Uh-oh. This is a double whammy. “It’s not merely that researchers frequently make generalizations from a narrow subpopulation. The concern is that this particular subpopulation is highly unrepresentative of the species.”

This is why it can be dangerous to make major life decisions based on small samples, like anecdotes or a one-off experience. The small sample may be an outlier in the greater range of possibilities. You could be correcting for a problem that doesn’t exist or investing in an opportunity that isn’t there.

This tendency of mistaken extrapolation from small samples can have profound consequences.

Are you a fan of the San Francisco 49ers? They exist, in part, because of our tendency to over-generalize. In the 19th century in Western America and Canada, a few findings of gold along some creek beds led to a massive rush as entire populations flocked to these regions in the hope of getting rich. San Francisco grew from 200 residents in 1846 to about 36,000 only six years later. The gold rush provided enormous impetus toward California becoming a state, and the corresponding infrastructure developments touched off momentum that long outlasted the mining of gold.

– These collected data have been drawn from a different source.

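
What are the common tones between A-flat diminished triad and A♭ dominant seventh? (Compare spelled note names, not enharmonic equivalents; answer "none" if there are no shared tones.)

A-flat

A-flat diminished triad = A-flat, C-flat, E-double-flat.
A♭ dominant seventh = A-flat, C, E-flat, G-flat.
Shared: A-flat.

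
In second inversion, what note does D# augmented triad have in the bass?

A-double-sharp

D# augmented triad = D-sharp–F-double-sharp–A-double-sharp. Second inversion → fifth in the bass = A-double-sharp.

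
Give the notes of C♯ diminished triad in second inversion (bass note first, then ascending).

C♯ diminished triad = C♯–E–G; second inversion → fifth (G) lowest.

G – C♯ – E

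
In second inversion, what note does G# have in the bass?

D#

G# in root position is G#–B#–D#.
Second inversion places the fifth in the bass, which is D#.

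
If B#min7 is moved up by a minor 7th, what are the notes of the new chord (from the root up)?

A# C# E# G#

A minor 7th up from B# is A#, so the new chord is A# minor seventh.
root → A#
3rd (minor 3rd) → C#
5th (perfect 5th) → E#
7th (minor 7th) → G#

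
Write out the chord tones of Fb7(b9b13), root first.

Root Fb, quality dominant seventh flat nine flat thirteen:
root → Fb
3rd (major 3rd) → Ab
5th (perfect 5th) → Cb
7th (minor 7th) → Ebb
9th (minor 9th) → Gbb
13th (minor 13th) → Dbb

Fb – Ab – Cb – Ebb – Gbb – Dbb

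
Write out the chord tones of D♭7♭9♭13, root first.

Db, F, Ab, Cb, Ebb, Bbb

D♭7♭9♭13 is a dominant seventh flat nine flat thirteen built on Db.
Db — root
F — major 3rd
Ab — perfect 5th
Cb — minor 7th
Ebb — minor 9th
Bbb — minor 13th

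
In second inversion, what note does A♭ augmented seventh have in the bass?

E

A♭ augmented seventh = A♭–C–E–G♭. Second inversion → fifth in the bass = E.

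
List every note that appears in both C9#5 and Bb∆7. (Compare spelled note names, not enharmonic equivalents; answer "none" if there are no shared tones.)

C9#5: C E G# Bb D
Bb∆7: Bb D F A
Common to both → Bb, D.

Bb, D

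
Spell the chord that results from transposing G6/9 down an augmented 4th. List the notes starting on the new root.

An augmented 4th down from G is Db, so the new chord is Db six-nine.
- root: Db
- major 3rd: F
- perfect 5th: Ab
- major 6th: Bb
- major 9th: Eb

Db F Ab Bb Eb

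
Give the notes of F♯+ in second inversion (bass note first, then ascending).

C##, F#, A#

In root position, F♯+ is F#–A#–C##.
Second inversion puts the fifth (C##) in the bass.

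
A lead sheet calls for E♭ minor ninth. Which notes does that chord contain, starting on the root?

E♭ – G♭ – B♭ – D♭ – F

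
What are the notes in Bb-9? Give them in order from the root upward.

Bb, Db, F, Ab, C

Bb-9: minor ninth on Bb.
root → Bb
3rd (minor 3rd) → Db
5th (perfect 5th) → F
7th (minor 7th) → Ab
9th (major 9th) → C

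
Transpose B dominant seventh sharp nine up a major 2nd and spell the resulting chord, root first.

C-sharp – E-sharp – G-sharp – B – D-double-sharp

Transposed root: B → C-sharp (major 2nd up). So we spell C-sharp dominant seventh sharp nine:
Root: C-sharp
Major 3rd (3rd): E-sharp
Perfect 5th (5th): G-sharp
Minor 7th (7th): B
Augmented 9th (9th): D-double-sharp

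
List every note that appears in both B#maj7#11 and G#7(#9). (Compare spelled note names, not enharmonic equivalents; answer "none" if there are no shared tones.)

B♯  A𝄪

B#maj7#11 = B♯, D𝄪, F𝄪, A𝄪, E𝄪.
G#7(#9) = G♯, B♯, D♯, F♯, A𝄪.
Shared: B♯, A𝄪.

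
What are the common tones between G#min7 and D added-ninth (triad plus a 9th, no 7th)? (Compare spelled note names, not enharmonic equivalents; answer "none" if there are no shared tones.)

F#

G#min7 = G#, B, D#, F#.
D added-ninth = D, F#, A, E.
Shared: F#.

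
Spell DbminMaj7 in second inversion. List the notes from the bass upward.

In root position, DbminMaj7 is D♭–F♭–A♭–C.
Second inversion puts the fifth (A♭) in the bass.

A♭  C  D♭  F♭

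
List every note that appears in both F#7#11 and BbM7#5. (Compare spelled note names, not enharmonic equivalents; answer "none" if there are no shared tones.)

F#

F#7#11: F# A# C# E B#
BbM7#5: Bb D F# A
Common to both → F#.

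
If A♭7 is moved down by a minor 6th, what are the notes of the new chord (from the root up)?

C  E  G  Bb

Ab down a minor 6th → C. New chord: C dominant seventh.
- root: C
- major 3rd: E
- perfect 5th: G
- minor 7th: Bb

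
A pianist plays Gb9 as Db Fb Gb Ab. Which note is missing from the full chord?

Bb

Gb9 = Gb, Bb, Db, Fb, Ab. The voicing lacks the 3rd (major 3rd), Bb.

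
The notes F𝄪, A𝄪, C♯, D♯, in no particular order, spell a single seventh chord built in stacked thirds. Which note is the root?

Arranged so that each adjacent pair is a third by letter name: D♯ – F𝄪 – A𝄪 – C♯.
The bottom of that stack, D♯, is the root (this is D♯ augmented seventh).

D♯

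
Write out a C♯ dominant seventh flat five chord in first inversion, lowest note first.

E# G B C#

C♯ dominant seventh flat five = C#–E#–G–B; first inversion → third (E#) lowest.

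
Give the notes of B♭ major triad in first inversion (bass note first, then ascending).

D  F  B♭

B♭ major triad = B♭–D–F; first inversion → third (D) lowest.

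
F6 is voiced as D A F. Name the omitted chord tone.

C

F6 = F, A, C, D. The voicing lacks the 5th (perfect 5th), C.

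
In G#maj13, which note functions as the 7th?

F##

G#maj13 is built on G#; its 7th is a major 7th above the root.
A seventh above G uses the letter F, and the major 7th above G# is F##.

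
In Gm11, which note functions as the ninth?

Root of Gm11 = G. The 9th is a major 9th: G up a major 9th → A.

A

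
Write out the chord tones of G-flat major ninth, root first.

G♭ B♭ D♭ F A♭

G-flat major ninth: major ninth on G♭.
root → G♭
3rd (major 3rd) → B♭
5th (perfect 5th) → D♭
7th (major 7th) → F
9th (major 9th) → A♭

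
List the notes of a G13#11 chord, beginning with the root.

G13#11: dominant thirteenth sharp eleven on G.
Root: G
Major 3rd (3rd): B
Perfect 5th (5th): D
Minor 7th (7th): F
Major 9th (9th): A
Augmented 11th (11th): C#
Major 13th (13th): E

G  B  D  F  A  C#  E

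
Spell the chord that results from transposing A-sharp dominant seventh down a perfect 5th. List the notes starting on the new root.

D# F## A# C#

Transposed root: A# → D# (perfect 5th down). So we spell D# dominant seventh:
Root: D#
Major 3rd (3rd): F##
Perfect 5th (5th): A#
Minor 7th (7th): C#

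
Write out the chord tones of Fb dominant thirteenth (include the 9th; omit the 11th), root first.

Fb dominant thirteenth: dominant thirteenth on F-flat.
Root: F-flat
Major 3rd (3rd): A-flat
Perfect 5th (5th): C-flat
Minor 7th (7th): E-double-flat
Major 9th (9th): G-flat
Major 13th (13th): D-flat

F-flat – A-flat – C-flat – E-double-flat – G-flat – D-flat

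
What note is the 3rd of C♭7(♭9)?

E♭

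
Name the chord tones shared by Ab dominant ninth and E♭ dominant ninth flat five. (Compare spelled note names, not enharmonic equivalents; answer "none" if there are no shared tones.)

E-flat

Ab dominant ninth: A-flat C E-flat G-flat B-flat
E♭ dominant ninth flat five: E-flat G B-double-flat D-flat F
Common to both → E-flat.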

But for most of the actual rushers, those hoping for gold based on the anecdotes that floated east, there wasn’t much to show for their decision to head west. The Canadian Encyclopedia states, “If the nearly 29 million (figure unadjusted) in gold that was recovered during the heady years of 1897 to 1899 [in the Klondike] was divided equally among all those who participated in the gold rush, the amount would fall far short of the total they had invested in time and money.”

How did this happen? Because those miners took anecdotes as being representative of a broader reality. Quite literally, they learned mining from rumor, and didn’t develop any real knowledge. Most people fought for claims along the creeks, where easy gold had been discovered, while rejecting the bench claims on the hillsides above, which often had just as much gold.

You may be thinking that these men must have been desperate if they packed themselves up, heading into unknown territory, facing multiple dangers along the way, to chase a dream of easy money. But most of us aren’t that different. How many times have you invested in a “hot stock” on a tip from one person, only to have the company go under within a year? Ultimately, the smaller the sample size, the greater role the factors of chance play in determining an outcome.

If you want to limit the capriciousness of chance in your quest for success, increase your sample size when making decisions. You need enough information to be able to plot the range of possibilities, identify the outliers, and define the average.

So next time you hear the words “the polls say,” “studies show,” or “you should buy this,” ask questions before you take action. Think about the population that is actually being represented before you start modifying your understanding. Accept the limits of small sample sizes from large populations. And don’t give power to anecdotes.